Hogan Lovells’ Pro Bono Efforts Lead to Pardon of Detained Belarusian Opposition Leader and Campaign Aide

WASHINGTON, D.C. 17 April 2012 – Hogan Lovells announced today that its pro bono efforts with Freedom Now resulted in the release from prison of Belarusian opposition leader and former diplomat Andrei Sannikov under a pardon on 14 April 2012.  Sannikov’s former campaign aide, Zmister Bandarenka, was released from prison on 15 April 2012. Their releases follow nearly 16 months of imprisonment on sentences that ranged from two to five years for Bandarenka and Sannokov, respectively.


Hogan Lovells partner David J. Weiner, associate Joshua J. Newcomer, and other Hogan Lovells lawyers worked closely with Freedom Now over the course of 12 months to free Sannikov and Bandarenka. Co-founded by Hogan Lovells partner Jeremy Zucker, Freedom Now is a nonprofit organization that seeks to free nonviolent prisoners of conscience around the world through legal, political, and public relations advocacy efforts. Sannikov’s lawyer in Belarus, Andrei Varvachevitch, announced his release late Saturday night.

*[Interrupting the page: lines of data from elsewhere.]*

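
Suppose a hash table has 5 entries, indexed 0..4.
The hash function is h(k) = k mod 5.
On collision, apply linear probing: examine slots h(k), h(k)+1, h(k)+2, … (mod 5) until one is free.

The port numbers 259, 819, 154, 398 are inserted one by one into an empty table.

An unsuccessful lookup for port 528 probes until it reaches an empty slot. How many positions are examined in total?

5

259 hashes to 4; slot 4 is free -> place at 4.
819 hashes to 4; 4 taken -> place at 0.
154 hashes to 4; 4,0 taken -> place at 1.
398 hashes to 3; slot 3 is free -> place at 3.
Table: [819, 154, —, 398, 259]
Lookup 528: h=3, probe 3,4,0,1,2 → slot 2 empty, not found.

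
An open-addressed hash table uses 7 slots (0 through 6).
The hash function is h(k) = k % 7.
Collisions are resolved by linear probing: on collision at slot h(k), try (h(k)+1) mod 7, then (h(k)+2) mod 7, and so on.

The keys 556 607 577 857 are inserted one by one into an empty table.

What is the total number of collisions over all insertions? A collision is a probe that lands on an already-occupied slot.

4

556: h=3 → slot 3
607: h=5 → slot 5
577: h=3, probe 3,4 → slot 4
857: h=3, probe 3,4,5,6 → slot 6
Table: [—, —, —, 556, 577, 607, 857]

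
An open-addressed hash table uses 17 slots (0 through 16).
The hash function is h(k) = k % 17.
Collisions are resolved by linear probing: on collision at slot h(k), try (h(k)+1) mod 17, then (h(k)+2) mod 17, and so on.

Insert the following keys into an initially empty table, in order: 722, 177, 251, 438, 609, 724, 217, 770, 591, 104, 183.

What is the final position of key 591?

722 hashes to 8; slot 8 is free → place at 8.
177 hashes to 7; slot 7 is free → place at 7.
251 hashes to 13; slot 13 is free → place at 13.
438 hashes to 13; 13 taken → place at 14.
609 hashes to 14; 14 taken → place at 15.
724 hashes to 10; slot 10 is free → place at 10.
217 hashes to 13; 13,14,15 taken → place at 16.
770 hashes to 5; slot 5 is free → place at 5.
591 hashes to 13; 13,14,15,16 taken → place at 0.
104 hashes to 2; slot 2 is free → place at 2.
183 hashes to 13; 13,14,15,16,0 taken → place at 1.
Table: [591, 183, 104, _, _, 770, _, 177, 722, _, 724, _, _, 251, 438, 609, 217]

0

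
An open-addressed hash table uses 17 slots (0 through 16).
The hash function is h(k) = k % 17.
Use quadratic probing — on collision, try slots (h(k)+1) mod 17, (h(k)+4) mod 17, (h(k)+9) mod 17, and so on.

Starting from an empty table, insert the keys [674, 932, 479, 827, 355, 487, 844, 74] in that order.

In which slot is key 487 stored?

Insert 674: h=11, slot 11 empty → index 11.
Insert 932: h=14, slot 14 empty → index 14.
Insert 479: h=3, slot 3 empty → index 3.
Insert 827: h=11, slot 11 occupied → index 12.
Insert 355: h=15, slot 15 empty → index 15.
Insert 487: h=11, slots 11,12,15,3 occupied → index 10.
Insert 844: h=11, slots 11,12,15,3,10 occupied → index 2.
Insert 74: h=6, slot 6 empty → index 6.
Table: [_, _, 844, 479, _, _, 74, _, _, _, 487, 674, 827, _, 932, 355, _]

10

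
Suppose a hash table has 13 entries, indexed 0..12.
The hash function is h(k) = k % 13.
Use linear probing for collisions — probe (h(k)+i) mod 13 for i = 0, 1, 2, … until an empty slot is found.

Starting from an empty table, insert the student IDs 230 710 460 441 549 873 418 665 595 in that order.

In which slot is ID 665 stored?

6

230 hashes to 9; slot 9 is free -> place at 9.
710 hashes to 8; slot 8 is free -> place at 8.
460 hashes to 5; slot 5 is free -> place at 5.
441 hashes to 12; slot 12 is free -> place at 12.
549 hashes to 3; slot 3 is free -> place at 3.
873 hashes to 2; slot 2 is free -> place at 2.
418 hashes to 2; 2,3 taken -> place at 4.
665 hashes to 2; 2,3,4,5 taken -> place at 6.
595 hashes to 10; slot 10 is free -> place at 10.
Table: [_, _, 873, 549, 418, 460, 665, _, 710, 230, 595, _, 441]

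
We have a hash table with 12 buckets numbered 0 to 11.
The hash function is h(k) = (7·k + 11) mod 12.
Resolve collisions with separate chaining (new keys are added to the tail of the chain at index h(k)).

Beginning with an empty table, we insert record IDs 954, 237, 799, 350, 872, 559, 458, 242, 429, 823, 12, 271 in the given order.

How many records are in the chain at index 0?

954 -> bucket 5
237 -> bucket 2
799 -> bucket 0
350 -> bucket 1
872 -> bucket 7
559 -> bucket 0 (collision)
458 -> bucket 1 (collision)
242 -> bucket 1 (collision)
429 -> bucket 2 (collision)
823 -> bucket 0 (collision)
12 -> bucket 11
271 -> bucket 0 (collision)
Final buckets:
0: 799 -> 559 -> 823 -> 271
1: 350 -> 458 -> 242
2: 237 -> 429
3: _
4: _
5: 954
6: _
7: 872
8: _
9: _
10: _
11: 12

4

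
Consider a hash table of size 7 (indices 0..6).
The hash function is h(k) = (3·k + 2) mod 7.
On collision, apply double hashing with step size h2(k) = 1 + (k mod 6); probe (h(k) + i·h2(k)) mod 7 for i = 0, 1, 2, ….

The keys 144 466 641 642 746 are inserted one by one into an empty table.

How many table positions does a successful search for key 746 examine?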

“We are very pleased that our efforts have led to the release of two individuals who had been wrongly convicted for engaging in what was clearly and objectively peaceful political discourse,” said Hogan Lovells’ David J. Weiner.


“The release of Sannikov and Bandarenka is significant not only because it restored our clients’ freedom, but also because it shows the results that can be achieved through coordinated efforts between nonprofits and law firms to promote and restore the rights of political prisoners of conscience,” said Hogan Lovells’ Joshua J. Newcomer.  “To that end, we must remain vigilant, as even now Belarus continues to imprison Mikalai Statkevich, Syarhey Kavalenka, and other political prisoners.”


Sannikov and Bandarenka had been arrested by police during the crackdown following Belarus’ presidential elections in 2010. They joined tens of thousands of Belarusians gathered in central Minsk after polls closed on 19 December 2010 for a peaceful demonstration. Sannikov addressed the protestors and urged them to remain peaceful. However, police beat many of the peaceful protesters, including Sannikov, who was arrested along with hundreds of other demonstrators. Bandarenka was arrested the following day.


Sannikov and Bandarenka were convicted after trials that failed to meet international standards for due process. Although prosecutors were unable to produce any evidence that Sannikov or Bandarenka engaged in any violence, the court sentenced Sannikov to five years in prison and Bandarenka to two years in prison.